O que os trabalhos enfatizam, no entanto, é que existe reconhecimento da importância do exame Celpe-Bras por parte de pesquisadores e professores da área de PLA, que apontam a necessidade de produção de materiais didáticos afinados com os

pressupostos teóricos do exame, bem como de investimento na formação de professores que, muitas vezes, atuam na área sem ter conhecimento apropriado para tanto.

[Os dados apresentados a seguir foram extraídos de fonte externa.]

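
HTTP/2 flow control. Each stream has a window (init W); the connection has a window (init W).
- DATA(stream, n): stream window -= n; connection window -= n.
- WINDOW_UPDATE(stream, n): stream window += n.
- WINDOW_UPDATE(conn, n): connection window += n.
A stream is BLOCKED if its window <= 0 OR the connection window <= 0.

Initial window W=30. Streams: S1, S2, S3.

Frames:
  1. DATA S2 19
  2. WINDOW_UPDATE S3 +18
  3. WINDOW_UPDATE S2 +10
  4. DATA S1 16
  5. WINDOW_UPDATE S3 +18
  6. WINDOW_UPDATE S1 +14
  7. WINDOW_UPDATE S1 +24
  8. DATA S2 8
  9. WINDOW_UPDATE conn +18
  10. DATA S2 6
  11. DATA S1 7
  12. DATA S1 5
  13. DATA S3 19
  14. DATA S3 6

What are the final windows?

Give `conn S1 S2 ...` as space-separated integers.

Answer: -38 40 7 41

Derivation:
Op 1: conn=11 S1=30 S2=11 S3=30 blocked=[]
Op 2: conn=11 S1=30 S2=11 S3=48 blocked=[]
Op 3: conn=11 S1=30 S2=21 S3=48 blocked=[]
Op 4: conn=-5 S1=14 S2=21 S3=48 blocked=[1, 2, 3]
Op 5: conn=-5 S1=14 S2=21 S3=66 blocked=[1, 2, 3]
Op 6: conn=-5 S1=28 S2=21 S3=66 blocked=[1, 2, 3]
Op 7: conn=-5 S1=52 S2=21 S3=66 blocked=[1, 2, 3]
Op 8: conn=-13 S1=52 S2=13 S3=66 blocked=[1, 2, 3]
Op 9: conn=5 S1=52 S2=13 S3=66 blocked=[]
Op 10: conn=-1 S1=52 S2=7 S3=66 blocked=[1, 2, 3]
Op 11: conn=-8 S1=45 S2=7 S3=66 blocked=[1, 2, 3]
Op 12: conn=-13 S1=40 S2=7 S3=66 blocked=[1, 2, 3]
Op 13: conn=-32 S1=40 S2=7 S3=47 blocked=[1, 2, 3]
Op 14: conn=-38 S1=40 S2=7 S3=41 blocked=[1, 2, 3]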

Creio que a carência de publicação de materiais didáticos de ensino de PLA embasados em abordagens discursivas, mesmo após os quinze anos da institucionalização do Celpe-Bras, apontam para a complexidade do exame e do tipo de ensino-aprendizagem e de materiais que esse ensino pressupõe. Isso, sem dúvida, precisa fazer parte das discussões de implementação de políticas públicas e de línguas das universidades, para que convênios como o PEC-G, que adotam como parte de sua política a obrigatoriedade do exame, funcionem adequadamente. Aulas para estrangeiros que vão prestar o Celpe-Bras não podem ser ministradas sem que se conheça muito bem o exame, seus preceitos teóricos e os efeitos que pretende exercer no ensino e na própria vida dos candidatos/estudantes.